Don’t miss our new blog from ITEP’s Andrew Boardman in which he highlights states that have made progress curbing unjust fees and fines and notes that the impact will help rebalance upside-down tax systems and advance racial equity.
Major State Tax Proposals and Developments
- IDAHO Gov. Brad Little announced that, due to the state’s year-end budget surplus, residents would receive an additional $100 million in property tax cuts, bringing the total to approximately $300 million. – MARCO GUZMAN
- TEXAS Gov. Greg Abbott has signed an $18 billion property tax cut bill that will expand the state’s homestead exemption from $40,000 to $100,000, reduce the school property tax rate by 10.7 cents per $100 for homeowners and businesses and provide franchise tax tax, amongst other tax cut policies. The plan will now go to voters for their approval in November. – NEVA BUTKUS
- Gov. Sarah Huckabee Sanders of ARKANSAS is considering a special session to use the state’s $1.161 billion surplus on additional tax cuts.
- The GEORGIA Department of Transportation is launching a pilot program that would charge drivers based on miles traveled in place of a fuel tax.
- MASSACHUSETTS lawmakers are considering a bill that would impose a 5 percent tax on digital streaming providers’ gross annual revenue in the state. A portion of the revenue would go to help municipalities support their community media centers. Meanwhile, a commission of legislators from the House and Senate continue to discuss the state’s broader tax bill that could affect refundable credits and the state’s estate and capital gains taxes.
- Advocates for better tax policy and sustainable revenue in Chicago, ILLINOIS are asking for a 3.5 percent city income tax on household income above $100,000 to raise new revenue without increasing property taxes.
- After NEBRASKA legislators passed a bill that will funnel public dollars away from public schools through tax credits for donations to private school scholarships, tensions have heightened between signature gatherers seeking to give Nebraskans a chance to overturn the bill and “signature blockers” working to deny that chance.
- NEW JERSEY Gov. Phil Murphy signed a bill that will allow remote workers subject to New York income tax a credit against their state tax liability.
- WASHINGTON State’s new long-term care tax has gone into effect and faces renewed efforts to alter or repeal it. Many others in the state are looking forward to the additional security it will provide to those needing care. The tax, which is aimed at helping residents cover the cost of future support services, is a universal benefit that will allow beneficiaries to receive a one-time payment of up to $36,500.

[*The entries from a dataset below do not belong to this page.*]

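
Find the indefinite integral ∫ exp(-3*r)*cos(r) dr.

exp(-3*r)*sin(r)/10 - 3*exp(-3*r)*cos(r)/10 + C

Let I denote the integral. Integrate by parts with u = cos(r), dv = exp(-3*r) dr, so v = -exp(-3*r)/3: I = -exp(-3*r)*cos(r)/3 − (1/3)·∫ exp(-3*r)*sin(r) dr.
Apply parts again with u = sin(r), dv = exp(-3*r) dr: ∫ exp(-3*r)*sin(r) dr = -exp(-3*r)*sin(r)/3 + (1/3)·I. Substituting back brings back I: I = exp(-3*r)*sin(r)/9 - exp(-3*r)*cos(r)/3 − (1/9)·I.
Solving for I: (1 + 1/9)·I equals the remaining terms, so I = (9/10)·(exp(-3*r)*sin(r)/9 - exp(-3*r)*cos(r)/3).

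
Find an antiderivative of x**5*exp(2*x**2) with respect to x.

Let u = x², du = 2x dx; rewrite as (1/2)∫ u^2·exp(2u) du.
Now integrate by parts 2 times.

(2*x**4 - 2*x**2 + 1)*exp(2*x**2)/8 + C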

- WEST VIRGINIA rejected the elimination of the state’s personal property tax by referendum. However, lawmakers still chose to create credits against those payments. Their credit process starts now—6 months before the credit takes effect.
- WISCONSIN Republicans have reintroduced a bill that would exempt retirement income from state income taxes. It would apply to the first $100,000 of income for individuals and $150,000 for joint filers. A new proposal to eliminate the state sales tax on baby products has also been filed.
What We’re Reading
- New Jersey and New York policymakers are at odds over how commuters and remote workers between the two states should be taxed. New York is moving forward with a “congestion toll” on drivers entering Manhattan, while New Jersey has filed a lawsuit to stop the toll and also passed a bill changing the taxation of people who live and work in New Jersey for companies based in New York.